Your Turn: Mini-Project

Option A: Add five more features to the vectorized pipeline (e.g., moving averages, autocorrelation, rate of change) while maintaining the performance level.

Option B: Implement a Dask-based version that can process datasets larger than available RAM. Benchmark it against the NumPy version for various dataset sizes.

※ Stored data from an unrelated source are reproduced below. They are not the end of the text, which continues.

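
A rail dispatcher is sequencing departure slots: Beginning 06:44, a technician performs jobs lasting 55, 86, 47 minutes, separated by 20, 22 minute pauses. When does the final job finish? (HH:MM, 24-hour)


Start: 06:44 = 404 min from midnight
  after task 1 (55 min): 07:39
  after break (20 min): 07:59
  after task 2 (86 min): 09:25
  after break (22 min): 09:47
  after task 3 (47 min): 10:34
Total elapsed: 230 minutes
End time: 10:34

10:34


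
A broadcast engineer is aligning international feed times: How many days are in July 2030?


Month: July
Year: 2030
July is a 31-day month
Total: 31 days

31


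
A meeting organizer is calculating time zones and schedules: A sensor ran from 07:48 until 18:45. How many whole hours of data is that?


Start: 07:48
End: 18:45
Hour difference: 18 - 7 = 11 hours
Minute difference: 45 - 48 = -3 minutes
Total minutes: 657
Complete hours: 657 / 60 = 10 (remainder 57)

10


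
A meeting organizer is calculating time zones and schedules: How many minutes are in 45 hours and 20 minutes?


Hours: 45
Minutes: 20
Convert hours to minutes: 45 x 60 = 2700
Add remaining minutes: 2700 + 20 = 2720

2720


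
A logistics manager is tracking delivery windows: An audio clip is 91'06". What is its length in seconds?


Minutes: 91
Seconds: 6
Convert minutes to seconds: 91 x 60 = 5460
Add remaining seconds: 5460 + 6 = 5466

5466


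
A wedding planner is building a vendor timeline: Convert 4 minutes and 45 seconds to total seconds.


Minutes: 4
Extra seconds: 45
Seconds per minute: 60
Minutes to seconds: 4 x 60 = 240
Total: 240 + 45 = 285

285


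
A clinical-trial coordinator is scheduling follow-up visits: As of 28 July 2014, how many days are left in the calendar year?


Start: July 28, 2014
End: December 31, 2014
Days left in July: 3
August: 31
September: 30
October: 31
November: 30
... plus remaining months
Sum of remaining months: 153
Total: 3 + 153 = 156

156


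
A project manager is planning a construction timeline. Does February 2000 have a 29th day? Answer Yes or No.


Year: 2000
Divisible by 4? 2000 / 4 = 500.0 -> Yes
Divisible by 100? 2000 / 100 = 20.0 -> Yes
Divisible by 400? 2000 / 400 = 5.0 -> Yes
Divisible by 400, so it IS a leap year

Yes


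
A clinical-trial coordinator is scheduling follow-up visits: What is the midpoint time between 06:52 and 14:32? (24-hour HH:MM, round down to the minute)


Start time: 06:52 = 412 minutes from midnight
End time: 14:32 = 872 minutes from midnight
Sum: 412 + 872 = 1284
Midpoint: 1284 / 2 = 642 minutes
Convert: 642 / 60 = 10 hours, 42 minutes
Result: 10:42

10:42


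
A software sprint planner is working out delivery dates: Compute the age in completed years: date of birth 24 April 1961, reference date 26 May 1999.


Birth: 1961-04-24
Reference: 1999-05-26
Year difference: 1999 - 1961 = 38
Has birthday (04-24) occurred by 05-26? Yes
Age in full years: 38

38


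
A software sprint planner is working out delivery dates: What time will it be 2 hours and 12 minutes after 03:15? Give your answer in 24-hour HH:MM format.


Start time: 03:15
Adding: 2 hours 12 minutes
Minutes: 15 + 12 = 27
Hours: 3 + 2 + 0 = 5
Result: 05:27

05:27


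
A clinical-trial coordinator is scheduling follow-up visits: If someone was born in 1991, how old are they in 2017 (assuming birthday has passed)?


Birth year: 1991
Current year: 2017
Age = current year - birth year
Age = 2017 - 1991 = 26

26


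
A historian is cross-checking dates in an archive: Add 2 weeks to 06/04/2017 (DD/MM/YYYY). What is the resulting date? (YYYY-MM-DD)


Start: 2017-04-06
Weeks to add: 2
Convert to days: 2 x 7 = 14 days
Add 14 days to 2017-04-06
Result: 2017-04-20

2017-04-20


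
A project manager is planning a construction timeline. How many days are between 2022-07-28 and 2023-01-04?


Start date: 2022-07-28
End date: 2023-01-04
Jul 2022: +4 days
Aug 2022: +31 days
Sep 2022: +30 days
... (4 more months)
Total: 160 days

160


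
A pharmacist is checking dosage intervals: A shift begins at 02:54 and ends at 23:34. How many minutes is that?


Start time: 02:54 = 174 minutes from midnight
End time: 23:34 = 1414 minutes from midnight
Difference: 1414 - 174 = 1240 minutes
That is 20 hours and 40 minutes

1240


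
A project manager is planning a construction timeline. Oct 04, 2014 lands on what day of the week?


Date: 2014-10-04
January 1, 2014 is a Wednesday
Day of year: 277
Offset from Jan 1: 276 days
276 mod 7 = 3
Result: Saturday

Saturday


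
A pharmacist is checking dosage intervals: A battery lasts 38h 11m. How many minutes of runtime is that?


Hours: 38
Extra minutes: 11
Minutes per hour: 60
Hours to minutes: 38 x 60 = 2280
Total: 2280 + 11 = 2291

2291


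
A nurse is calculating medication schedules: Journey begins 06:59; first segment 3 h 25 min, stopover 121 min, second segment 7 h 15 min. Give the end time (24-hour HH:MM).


Depart: 06:59
Leg 1: +205 min -> 10:24
Layover: +121 min -> 12:25
Leg 2: +435 min -> 19:40
Total travel: 761 minutes = 12h 41m
Arrival: 19:40

19:40


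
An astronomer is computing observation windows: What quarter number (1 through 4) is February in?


Month: February (month 2)
Q1: January-March (months 1-3)
Q2: April-June (months 4-6)
Q3: July-September (months 7-9)
Q4: October-December (months 10-12)
Month 2 falls in Q1

1


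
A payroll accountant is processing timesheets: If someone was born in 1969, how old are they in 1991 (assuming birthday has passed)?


Birth year: 1969
Current year: 1991
Age = current year - birth year
Age = 1991 - 1969 = 22

22


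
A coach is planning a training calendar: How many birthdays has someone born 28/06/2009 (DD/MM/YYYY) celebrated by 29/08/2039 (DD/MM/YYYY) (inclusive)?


Birth: 2009-06-28
Reference: 2039-08-29
Year difference: 2039 - 2009 = 30
Has birthday (06-28) occurred by 08-29? Yes
Age in full years: 30

30


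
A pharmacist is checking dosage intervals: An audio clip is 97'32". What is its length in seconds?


Minutes: 97
Seconds: 32
Convert minutes to seconds: 97 x 60 = 5820
Add remaining seconds: 5820 + 32 = 5852

5852


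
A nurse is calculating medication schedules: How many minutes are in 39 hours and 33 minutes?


Hours: 39
Minutes: 33
Convert hours to minutes: 39 x 60 = 2340
Add remaining minutes: 2340 + 33 = 2373

2373


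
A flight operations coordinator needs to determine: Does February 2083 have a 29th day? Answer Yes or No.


Year: 2083
Divisible by 4? 2083 / 4 = 520.75 -> No
Not divisible by 4, so NOT a leap year

No


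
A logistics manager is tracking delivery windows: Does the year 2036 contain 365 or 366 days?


Year: 2036
Check leap year rules:
Divisible by 4? Yes
Divisible by 100? No
2036 is a leap year
Days: 366

366


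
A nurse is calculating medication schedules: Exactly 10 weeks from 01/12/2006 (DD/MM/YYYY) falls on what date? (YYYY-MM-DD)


Start: 2006-12-01
Weeks to add: 10
Convert to days: 10 x 7 = 70 days
Add 70 days to 2006-12-01
Result: 2007-02-09

2007-02-09


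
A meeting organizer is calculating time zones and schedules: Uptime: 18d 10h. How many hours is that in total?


Days: 18
Extra hours: 10
Hours per day: 24
Days to hours: 18 x 24 = 432
Total: 432 + 10 = 442

442


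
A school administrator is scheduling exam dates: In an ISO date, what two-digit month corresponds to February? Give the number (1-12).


Calendar month order:
1. January
2. February <--
3. March
February is month number 2

2


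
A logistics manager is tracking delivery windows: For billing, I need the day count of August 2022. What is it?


Month: August
Year: 2022
August is a 31-day month
Total: 31 days

31


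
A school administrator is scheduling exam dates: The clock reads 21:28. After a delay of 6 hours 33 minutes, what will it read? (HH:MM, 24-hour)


Start time: 21:28
Adding: 6 hours 33 minutes
Minutes: 28 + 33 = 61
Minute overflow: 61 >= 60, so carry 1 hour, minutes = 1
Hours: 21 + 6 + 1 = 28
Hour wraparound: 28 mod 24 = 4
Result: 04:01

04:01


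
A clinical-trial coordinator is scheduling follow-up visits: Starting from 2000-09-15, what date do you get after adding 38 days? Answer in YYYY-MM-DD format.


Start: 2000-09-15
Adding 38 days
Days remaining in September: 15
After September: 23 days still to add
October 2000 has 31 days, need 23
Result: 2000-10-23

2000-10-23


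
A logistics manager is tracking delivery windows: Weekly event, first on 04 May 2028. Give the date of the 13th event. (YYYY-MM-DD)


First occurrence: 2028-05-04 (occurrence 1)
Each occurrence is 7 days after the previous.
Occurrence 13 is 12 weeks after the first.
12 weeks = 84 days
2028-05-04 + 84 days = 2028-07-27

2028-07-27


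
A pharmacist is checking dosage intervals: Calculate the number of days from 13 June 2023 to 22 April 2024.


Start date: 2023-06-13
End date: 2024-04-22
Jun 2023: +18 days
Jul 2023: +31 days
Aug 2023: +31 days
... (8 more months)
Total: 314 days

314


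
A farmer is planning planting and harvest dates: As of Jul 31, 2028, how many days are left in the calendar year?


Start: July 31, 2028
End: December 31, 2028
Days left in July: 0
August: 31
September: 30
October: 31
November: 30
... plus remaining months
Sum of remaining months: 153
Total: 0 + 153 = 153

153


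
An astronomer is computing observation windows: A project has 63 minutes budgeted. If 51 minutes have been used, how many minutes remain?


Total budget: 63 minutes
Time used: 51 minutes
Remaining: 63 - 51 = 12 minutes
Percent used: 81.0%
Percent remaining: 19.0%

12


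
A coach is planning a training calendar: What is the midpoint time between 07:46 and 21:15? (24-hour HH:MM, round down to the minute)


Start time: 07:46 = 466 minutes from midnight
End time: 21:15 = 1275 minutes from midnight
Sum: 466 + 1275 = 1741
Midpoint: 1741 / 2 = 870 minutes
Convert: 870 / 60 = 14 hours, 30 minutes
Result: 14:30

14:30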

Option C: Use Numba @njit to accelerate the trend computation. Compare its performance to the pure NumPy version and discuss when Numba is preferable.


Complete Code

Full code for this case study: code/case-study-code.py


References

  • Harris, C. R. et al. (2020). "Array programming with NumPy." Nature, 585, 357-362.
  • Gorelick, M. & Ozsvald, I. (2020). High Performance Python, 2nd Edition. O'Reilly Media.
  • McKinney, W. (2022). Python for Data Analysis, 3rd Edition. O'Reilly Media.